The lab also contained an artificial Sierra habitat, thriving with my healthy high-altitude catches, which constituted proof of my discovery, my entire life of research up to that point. Throughout the day, Roland went in and out of its netted door, bringing fresh plants and water. He put the sun lamps on a timer after I began to forget to turn them on.

“Come home, eat,” he said. It had been a little while, after the first of the mother specimens arrived, before I had thought to tell him what was stirring inside me. The flutter far down in my abdomen, deep under my heart, the culmination of what we had both thought to be an old, impossible longing.

I was forty-one, we had been trying for years, and of course there had been the invitations that followed the presentation of my discovery, the move to be near the Sierra alpine meadows which had evolved, due to their remoteness, a superior interrelation of flowers and bees.
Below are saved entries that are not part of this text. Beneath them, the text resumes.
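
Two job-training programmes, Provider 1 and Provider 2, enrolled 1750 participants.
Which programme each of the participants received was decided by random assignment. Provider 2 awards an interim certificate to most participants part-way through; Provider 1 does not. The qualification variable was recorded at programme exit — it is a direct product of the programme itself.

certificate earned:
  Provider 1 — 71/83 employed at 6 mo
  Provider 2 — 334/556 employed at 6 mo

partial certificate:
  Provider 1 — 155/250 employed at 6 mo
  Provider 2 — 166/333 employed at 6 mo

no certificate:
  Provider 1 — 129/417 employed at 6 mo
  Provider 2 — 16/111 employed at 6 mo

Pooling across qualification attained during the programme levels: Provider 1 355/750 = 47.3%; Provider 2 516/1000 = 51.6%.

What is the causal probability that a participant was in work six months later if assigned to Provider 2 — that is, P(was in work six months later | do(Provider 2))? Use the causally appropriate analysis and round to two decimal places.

0.52

Because the programme influences qualification attained during the programme, qualification attained during the programme is a post-treatment mediator, not a confounder. Stratifying on it would bias the estimate; the causal effect is the crude pooled difference.
So P(outcome | do(Provider 2)) is just the pooled rate for Provider 2: 516/1000 = 0.516.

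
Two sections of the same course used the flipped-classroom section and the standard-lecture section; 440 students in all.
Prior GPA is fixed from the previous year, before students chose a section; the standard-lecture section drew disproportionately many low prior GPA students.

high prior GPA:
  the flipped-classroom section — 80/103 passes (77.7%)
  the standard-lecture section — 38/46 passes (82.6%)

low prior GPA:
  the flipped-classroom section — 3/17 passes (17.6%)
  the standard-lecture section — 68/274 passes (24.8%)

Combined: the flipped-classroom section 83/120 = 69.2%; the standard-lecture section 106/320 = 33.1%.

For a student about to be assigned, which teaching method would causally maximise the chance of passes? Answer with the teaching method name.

Within every prior GPA band level the standard-lecture section has the higher rate, yet pooled the flipped-classroom section does — Simpson's reversal.
Prior GPA band satisfies the back-door criterion: it is not a descendant of the teaching method, and it blocks the spurious path from teaching method to outcome. Adjusting for it (i.e., using the within-prior GPA band rates) gives the causal effect.
Within each level — high prior GPA: 77.7% vs 82.6%; low prior GPA: 17.6% vs 24.8% — the standard-lecture section is higher every time.

the standard-lecture section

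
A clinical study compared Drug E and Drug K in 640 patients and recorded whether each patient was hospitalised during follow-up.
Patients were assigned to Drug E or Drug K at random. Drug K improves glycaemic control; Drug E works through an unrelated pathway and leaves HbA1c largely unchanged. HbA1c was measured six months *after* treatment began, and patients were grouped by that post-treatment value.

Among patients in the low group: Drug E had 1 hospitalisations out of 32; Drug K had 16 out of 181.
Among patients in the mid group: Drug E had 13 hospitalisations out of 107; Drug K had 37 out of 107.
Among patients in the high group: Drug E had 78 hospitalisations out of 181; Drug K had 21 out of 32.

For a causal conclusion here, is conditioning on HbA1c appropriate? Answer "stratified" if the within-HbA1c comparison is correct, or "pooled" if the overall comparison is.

pooled

Drug E is lower inside every HbA1c stratum but Drug K is lower in aggregate. Whether to stratify depends on how HbA1c relates to the drug.
HbA1c lies on the pathway drug → HbA1c → outcome, so adjusting for it blocks the indirect effect. For the total causal effect of drug, use the unadjusted pooled rates.
Pooled: Drug E 28.7% vs Drug K 23.1%; Drug K is lower overall.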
When I told him, I touched my hand to the cherry red of his cheek and all the bees in the aquarium buzzed noisily beside me. He picked me up and spun me around, then dropped to his knees and sang a French lullaby against my belly the way his mother had once sung to him in Rouen. We had met at his field station there ten years before, after I’d finished my graduate work in Austin. I’d gone on a grant and partnered with his lab, and three years later we were married in Paris, surrounded by flying buttresses and blue-latticed windows, on the steps of Abbot Suger’s Saint-Denis. Now we lived in a wooded bungalow in Silver Lake, all shadows and polished floors and recessed windows looking out at evergreens.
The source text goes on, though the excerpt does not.